The Translucent Masterpieces of Twentieth-Century Glassmakers Offer Collectors a Shimmering Array of Choices
From the Print Edition:
Chuck Norris, Jul/Aug 98
Art glass is a medium of intriguing paradoxes. It is translucent yet dense. Dark and opaque until brought to brilliant life through illumination. Brittle in form yet fluid in appearance. And, of course, it is at once delicate and robust. But whatever its appearance, art glass is sublime for its intricate details.
Christie's glass specialist Lars Rachen is at the auction house, sitting amid hundreds of pieces of glass. He selects two made by the Tiffany Studios and places them on a table. Both are onion vases, with round, bulbous bases and long, slender necks. While their form is the same, they could never be mistaken for identical twins. Both were treated with powdered colors to create iridescence (a bright reflective sheen
that is lightly textured), but one is orange and the other is gold. Logically, the rich gold-colored vase would be more expensive. But in the glass market that isn't always the case. Tiffany used the color gold more often, and the workmanship on the orange vase is better.
"The gold is worth $15,000 to $20,000, the orange one is $20,000 to $30,000," says Rachen, who heads Christie's 20th Century Decor-ative Works of Art department. "The color is brighter and more rare. If you look at the gold one, the iridescence is less consistent--it's flaky. The orange one has a lovely purple sheen to it. And look at the green stripes inside the glass"--trails of green that were embedded into the molten mix and stretched to suggest the stalk of an onion plant. "In the gold one they were never executed in the base. Maybe they had a bad day at the factory."

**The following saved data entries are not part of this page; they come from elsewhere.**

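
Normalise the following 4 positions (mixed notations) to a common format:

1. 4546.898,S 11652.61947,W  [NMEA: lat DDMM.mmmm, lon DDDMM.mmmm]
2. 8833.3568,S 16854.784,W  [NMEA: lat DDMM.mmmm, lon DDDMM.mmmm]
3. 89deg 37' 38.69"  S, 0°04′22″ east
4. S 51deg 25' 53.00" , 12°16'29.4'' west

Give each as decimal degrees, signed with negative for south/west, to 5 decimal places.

Point 1:
  Lat: degrees = first 2 digits = 45, minutes = 46.898; 45 + 46.898/60 = 45.781633
  S ⇒ negate
  Lon: split at 3 digits → 116° and 52.61947′; 116 + 52.61947/60 = 116.876991
  W → negative
Point 2:
  Latitude: split at 2 digits → 88° and 33.3568′; 88 + 33.3568/60 = 88.555947
  S ⇒ negate
  Lon: split at 3 digits → 168° and 54.784′; 168 + 54.784/60 = 168.913067
  W → negative
Point 3:
  Latitude: 37′ + 38.69″ = 37.64483′; 89 + 37.64483/60 = 89.627414
  S → negative
  Longitude: 0° + 4/60 + 22/3600 = 0 + 0.066667 + 0.006111 = 0.072778
  E → positive
Point 4:
  Lat: 51 + 25/60 + 53/3600 = 51.431389
  S → negative
  Longitude: 12 + 16/60 + 29.4/3600 = 12.274833
  hemisphere W, so the sign is −

1. -45.78163, -116.87699
2. -88.55595, -168.91307
3. -89.62741, 0.07278
4. -51.43139, -12.27483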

Rachen is joking, of course, but glass is not an easy medium. To complicate matters, the turn of the century brought a new aesthetic and new standards on how glass should be decorated. Two movements came out of this effusive, ebullient time: Art Nouveau and Art Deco. Flaws were part of the package, but so were masterpieces.
Now, decades later, Art Nouveau and Art Deco glass are nearly as coveted as when they were fresh and new, though the prices are much higher. While one exceptional Tiffany lamp sold for $2.8 million last December, there are numerous smaller and more commonly found pieces that are inspiring for their exuberance or elegance, their whimsy or power.
The works of Emile Gallé, the Daum family, Louis Comfort Tiffany and Rene Lalique can be viewed and appreciated at many museums, but increasingly American collectors are stepping into a market that has stabilized after being pushed to record heights by the Japanese collecting boom of the late 1980s. The issue now, notes avid glass collector and dealer David Weinstein, involves "the question of taste--whom do you want to take home?"
In the middle-to late-nineteenth century, glassmakers, like painters, found themselves at a crossroads. Glassmakers throughout Europe had gained the upper hand on their craft through a number of techniques bred by the Industrial Revolution. For decades they turned out picture-perfect replicas of Grecian-style urns, Romanesque vases, Renaissance Revival goblets and other works modeled on historic forms. The designs incorporated symmetrical garlands and swags, and they were celebrated for their cool and refined sense of proportion.
But to some, the works had become boring and repetitive. What was missing was a decidedly unique approach to glass. Just as the impressionists Edouard Manet and Claude Monet rejected the rigidity and finicky detail of the French art academy, so glass artisans throughout Europe began to reject the traditional styles that had been reworked and repackaged for decades. Further, they felt that mass-produced works in glass were of middling quality, lacking the more refined and exacting touch of individual handiwork.
The French branch of the movement became known as Art Nouveau, after a shop of the same name in Paris. Among the most accomplished of the Art Nouveau glassmakers was Emile Gallé, whose father had married into a glass-making family. Gallé was privileged to have had a good education, studies and travels in England and Germany (where he met Franz Liszt and Richard Wagner), and the good fortune to be around during a time of invention and individuality.